Почтовая открытка - Берест Анна
— Сегодня я хочу повторить последние слова Книги, — говорит он, обращаясь ко всем сидящим за столом. — «И отстрой Иерусалим, святой город, вскоре, в наши дни и приведи нас туда». Потому что я, как глава семьи, обязан предупредить вас.
— О чем предупредить, папа?
О том, что пора ехать. Мы все должны покинуть эту страну. Как можно скорее.
— Уехать? — спрашивают его сыновья.
Нахман закрывает глаза. Как убедить детей? Как найти нужные слова? Словно вдруг откуда-то дохнуло смрадом, словно потянуло холодом, предвещая наступление стужи, это что-то невидимое, почти ничто, и все же оно существует, оно сначала являлось ему в страшных снах, в кошмарах, наполненных воспоминаниями о юности, когда в рождественские ночи он вместе с другими детьми был вынужден прятаться за домом, потому что пьяные люди приходили наказывать тех, кто убил Христа. Они врывались в дома, насиловали женщин и убивали мужчин.
Разгул насилия стих, когда царь Александр III усилил государственный антисемитизм майскими указами, лишившими евреев большинства свобод. Нахман был молодым человеком, когда им стало запрещено все. Евреям нельзя было учиться в университетах, жить там, где они хотят, давать детям христианские имена, играть на сцене. Эти унизительные меры принесли народу удовлетворение, и в течение примерно тридцати лет проливалось меньше крови. В результате дети Нахмана не изведали ужаса, наступавшего каждое двадцать четвертое декабря, когда дикая свора вставала из-за стола с желанием громить и убивать.
Но в последние несколько лет Нахман стал чувствовать в воздухе запах серы и тлена.
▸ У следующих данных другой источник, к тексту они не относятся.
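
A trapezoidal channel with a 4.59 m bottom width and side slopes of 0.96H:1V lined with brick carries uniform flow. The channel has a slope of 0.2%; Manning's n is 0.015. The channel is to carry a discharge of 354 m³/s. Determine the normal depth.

y_n = 5.81 m

Manning's equation rearranged: A R^(2/3) = nQ / (1·√S) = 0.015 × 354 / (√0.002) = 118.7.
At y = 7.16 m: A R^(2/3) = 184.1 — over.
At y = 5.15 m: A R^(2/3) = 92.89 — short.
At y = 5.81 m: A R^(2/3) = 118.9 — matches.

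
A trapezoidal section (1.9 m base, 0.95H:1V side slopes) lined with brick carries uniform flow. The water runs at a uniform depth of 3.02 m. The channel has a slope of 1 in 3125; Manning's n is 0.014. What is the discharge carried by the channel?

Q = 23.1 m³/s

With bottom width b = 1.9 m and side slope z = 0.95: A = (b + zy)y = (1.9 + 0.95×3.02)×3.02 = 14.4 m²; P = b + 2y√(1+z²) = 1.9 + 2×3.02×1.379 = 10.23 m.
Hydraulic radius R = A/P = 14.4/10.23 = 1.408 m.
Manning's equation: Q = (1/n) A R^(2/3) S^(1/2) = (1/0.014) × 14.4 × 1.408^(2/3) × 0.00032^(1/2) = 23.1 m³/s.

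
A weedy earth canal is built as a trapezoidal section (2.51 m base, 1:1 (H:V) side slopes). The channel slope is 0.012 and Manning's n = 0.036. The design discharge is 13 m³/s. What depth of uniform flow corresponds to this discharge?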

В тени организовывалась «Черная сотня», группа ультраправых монархистов, возглавляемая Владимиром Пуришкевичем. Этот бывший придворный царя обосновывал теории еврейского заговора. Он ждал своего часа, чтобы перейти к действию. И Нахман не верил, что эта новая революция, поддерживаемая его детьми, прогонит старую ненависть.
— Да, уехать. Дети мои, послушайте меня хорошенько, — спокойно говорит Нахман, — es’shtinkt shlekht drek — тут воняет дерьмом.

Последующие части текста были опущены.